Las cartas estaban repartidas por toda la mesa ante ella. Había tardado su tiempo en ordenarlas. La mayoría mostraban la familiar letra de su padre. No la letra de su escriba, sino la de su propio padre. Ésa fue su primera pista. Dedelin sólo escribía en persona sus comunicados más personales, o los más secretos.

Mantuvo el pelo bajo control y respiró con calma. No contemplaba por la ventana oscura las luces de una ciudad que debería estar dormida. Simplemente, estaba allí sentada.

Aturdida.

La última carta (la última antes de la muerte de Lemex) estaba en lo alto del montón. Tenía sólo unas semanas.

Estimado amigo:

Nuestras conversaciones me han preocupado más de lo que querría admitir. He hablado largamente con Yarda y no logramos dar con una solución.

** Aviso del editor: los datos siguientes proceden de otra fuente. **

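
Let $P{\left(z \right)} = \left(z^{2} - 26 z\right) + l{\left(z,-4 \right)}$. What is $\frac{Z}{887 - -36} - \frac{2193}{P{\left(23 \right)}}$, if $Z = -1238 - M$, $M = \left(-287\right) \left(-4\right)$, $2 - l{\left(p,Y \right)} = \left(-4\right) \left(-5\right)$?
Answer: $\frac{605519}{26767} \approx 22.622$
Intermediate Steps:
$l{\left(p,Y \right)} = -18$ ($l{\left(p,Y \right)} = 2 - \left(-4\right) \left(-5\right) = 2 - 20 = -18$)
$P{\left(z \right)} = -18 + z^{2} - 26 z$ ($P{\left(z \right)} = \left(z^{2} - 26 z\right) - 18 = -18 + z^{2} - 26 z$)
$M = 1148$
$Z = -2386$ ($Z = -1238 - 1148 = -2386$)
$\frac{Z}{887 - -36} - \frac{2193}{P{\left(23 \right)}} = - \frac{2386}{887 - -36} - \frac{2193}{-18 + 23^{2} - 598} = - \frac{2386}{887 + 36} - \frac{2193}{-18 + 529 - 598} = - \frac{2386}{923} - \frac{2193}{-87} = \left(-2386\right) \frac{1}{923} - - \frac{731}{29} = - \frac{2386}{923} + \frac{731}{29} = \frac{605519}{26767}$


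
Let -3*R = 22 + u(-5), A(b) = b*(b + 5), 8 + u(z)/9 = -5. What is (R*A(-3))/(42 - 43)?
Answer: 190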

Se avecina la guerra. Todos lo sabemos ya. Las continuas discusiones, cada vez más encendidas, en la Corte de los Dioses muestran una tendencia preocupante. El dinero que te enviamos para comprarte suficiente aliento a fin de que pudieras asistir a esas reuniones es una de las mejores inversiones que he hecho jamás.

Todo apunta a que es inevitable que los sinvida de Hallandren marchen hacia nuestras montañas. Por tanto, te doy permiso para hacer lo que hemos discutido. Cualquier disrupción que puedas causar en la ciudad, cualquier retraso que puedas conseguirnos, será enormemente valioso. Los fondos adicionales que solicitaste deberían haber llegado ya.

Amigo mío, debo admitir una debilidad propia. Nunca podré enviar a Vivenna para que sea rehén en esa ciudad nido de dragones. Enviarla sería matarla, y no puedo hacer eso. Aunque sé que sería lo mejor para Idris.

Todavía no estoy seguro de lo que voy a hacer. No la enviaré, pues la quiero demasiado. Sin embargo, romper el tratado desatará la ira de Hallandren contra mi pueblo aún más rápidamente. Temo que he de tomar una decisión muy difícil en los próximos días.

Pero ésa es la esencia del deber de un rey.

Hasta que volvamos a escribirnos, Dedelin, tu señor y amigo.

Vivenna apartó la mirada de la carta. La habitación estaba demasiado silenciosa. Quiso gritarle a la carta y a su padre, tan lejano. Sin embargo, no pudo hacerlo. Había sido educada para lo contrario. Los berrinches eran inútiles muestras de arrogancia.

«No llames la atención. No te pongas por encima de los demás. Quien se pone en las alturas acaba por los suelos. ¿Pero qué hay del hombre que asesina a una hija para salvar a la otra? ¿Qué hay del hombre que te dice, a la cara, que el cambio fue por otros motivos? ¿Que era por el bien de Idris? ¿Que no era por una cuestión de favoritismo? Y ¿qué hay del rey que traicionó los más altos preceptos de su religión al comprar aliento para uno de sus espías?»